PROTOCOLO BOB WILSON
EU ESTAVA SENTADO NO MEU PÁTIO ESTE CARA APARECEU E EU PENSEI QUE ESTAVA ENcenando
ou
O TEATRO DE BOB WILSON COMO METODOLOGIA DE ENSINO

A Pedagogia Wilson.
Para além dos procedimentos, para além de exercícios de estilo, um jeito de pensar.
(Pensar=criar).
Trabalho de Arte Total (Gesamtkunstwerk não-wagneriana).
Encenação como ensinação.

                        O teatro contemporâneo pode ser modelo para o ensino do teatro? Esta foi uma das questões que enfrentei em meu mestrado (João, Artur e Alice: brincando de fazer teatro nacontemporaneidade). Lá no final surgiu o nome de Bob Wilson (pág. 116-154) e um paralelo com a utilização que se faz dos computadores. Se um adolescente, na frente de sua tela particular, vê/ouve ao mesmo tempo vídeos no youtube, músicas, acessa os e.mails e os recados no facebook, troca impressões com cinco, seis dez amigos interligados, posta e vê fotos e vídeos caseiros, acessa links, joga on line e mais coisas ainda que não pertencem à minha experiência, por que não usar esse forma de “pensamento conectado” em suas produções artísticas? 

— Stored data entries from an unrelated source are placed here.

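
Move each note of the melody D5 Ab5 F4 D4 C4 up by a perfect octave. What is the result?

D5 becomes D6
Ab5 becomes Ab6
F4 becomes F5
D4 becomes D5
C4 becomes C5

D6 Ab6 F5 D5 C5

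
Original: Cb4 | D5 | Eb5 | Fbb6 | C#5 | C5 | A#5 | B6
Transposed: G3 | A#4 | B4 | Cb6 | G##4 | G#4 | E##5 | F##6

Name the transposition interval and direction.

down a diminished fourth

From Cb4 to G3 is 4 letter names — a fourth of some quality.
G3 to Cb4 is 4 semitones, which makes it a diminished fourth; the second version is lower, so the direction is down.
Checking another pair — B6 → F##6 — gives the same interval.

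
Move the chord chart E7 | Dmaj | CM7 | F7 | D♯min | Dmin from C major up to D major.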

Os processos criativos de Robert Wilson.
Bob Galizia Wilson.
O que eu posso aprender com o teatro de Bob Wilson?
O que me interessa aqui: a pedagogia Bob Wilson.
Menos um exercício de estilo, mais um exercício de pensamento.
Estética. Criação=pensamento.
Eu estava sentado no meu pátio este cara apareceu e eu pensei que estava enlouquecendo.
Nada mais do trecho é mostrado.